- Serves: 2-4
- Cook Time: 1 hour 10 minutes
- Prep Time: 20 minutes
- Effort: easy
- 200 g plain flour
- 2 eggs
- 400 ml milk
- 200 g piece smoked streaky bacon
- butter, for frying and greasing
- 1 onion, finely chopped
- ½ head celery, including leaves
- 1 handfuls rocket, watercress, and/or other salad leaves
- vinaigrette, to taste
- 2-4 tbsp lingonberry preserve
1. Put the flour and a pinch of salt into a bowl, add the eggs and whisk. Gradually pour in the milk, whisking constantly to prevent lumps forming. Cover and set the batter aside.

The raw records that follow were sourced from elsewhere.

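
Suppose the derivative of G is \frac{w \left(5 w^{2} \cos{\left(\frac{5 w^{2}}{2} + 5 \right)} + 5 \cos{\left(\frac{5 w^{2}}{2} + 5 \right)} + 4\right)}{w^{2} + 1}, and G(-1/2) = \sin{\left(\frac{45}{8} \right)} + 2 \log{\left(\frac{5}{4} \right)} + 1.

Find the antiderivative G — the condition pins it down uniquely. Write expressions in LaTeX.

G(w) = 2 \log{\left(w^{2} + 1 \right)} + \sin{\left(\frac{5 w^{2}}{2} + 5 \right)} + 1

Check a candidate G(w) by differentiating: d/dw[G] must match the given G'(w).
A general antiderivative is 2 \log{\left(w^{2} + 1 \right)} + \sin{\left(\frac{5 w^{2}}{2} + 5 \right)} + C.
The condition gives C = \sin{\left(\frac{45}{8} \right)} + 2 \log{\left(\frac{5}{4} \right)} + 1 - (\sin{\left(\frac{45}{8} \right)} + 2 \log{\left(\frac{5}{4} \right)}) = 1.
So G(w) = 2 \log{\left(w^{2} + 1 \right)} + \sin{\left(\frac{5 w^{2}}{2} + 5 \right)} + 1.
Check: d/dw[2 \log{\left(w^{2} + 1 \right)} + \sin{\left(\frac{5 w^{2}}{2} + 5 \right)} + 1] = \frac{5 w^{3} \cos{\left(\frac{5 w^{2}}{2} + 5 \right)} + 5 w \cos{\left(\frac{5 w^{2}}{2} + 5 \right)} + 4 w}{w^{2} + 1}, which equals G'(w).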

2. Boil the bacon in a pan of water for 20 minutes, then drain thoroughly and cut into cubes or lardons, discarding the rind. Meanwhile, preheat the oven to 200C/180C fan/gas 6.
3. In a frying pan, heat a knob of butter and fry the bacon lardons until golden brown. In a separate pan, fry the onions until soft and golden, then tip them into the bacon.
4. Grease an ovenproof dish with a little butter and tip the bacon and onion into the dish. Pour in the batter and stir to mix lightly. Bake for 40 minutes, or until set and browned.
5. Finely slice the celery into long strips and place in iced water until curly and crisp. Chop the celery leaves finely.
6. Drain the celery strips then toss them in a bowl with the chopped leaves, rocket and/or watercress and some vinaigrette.
7. To serve, cut the pancake into wedges and accompany each with some salad and a dollop of lingonberry preserve.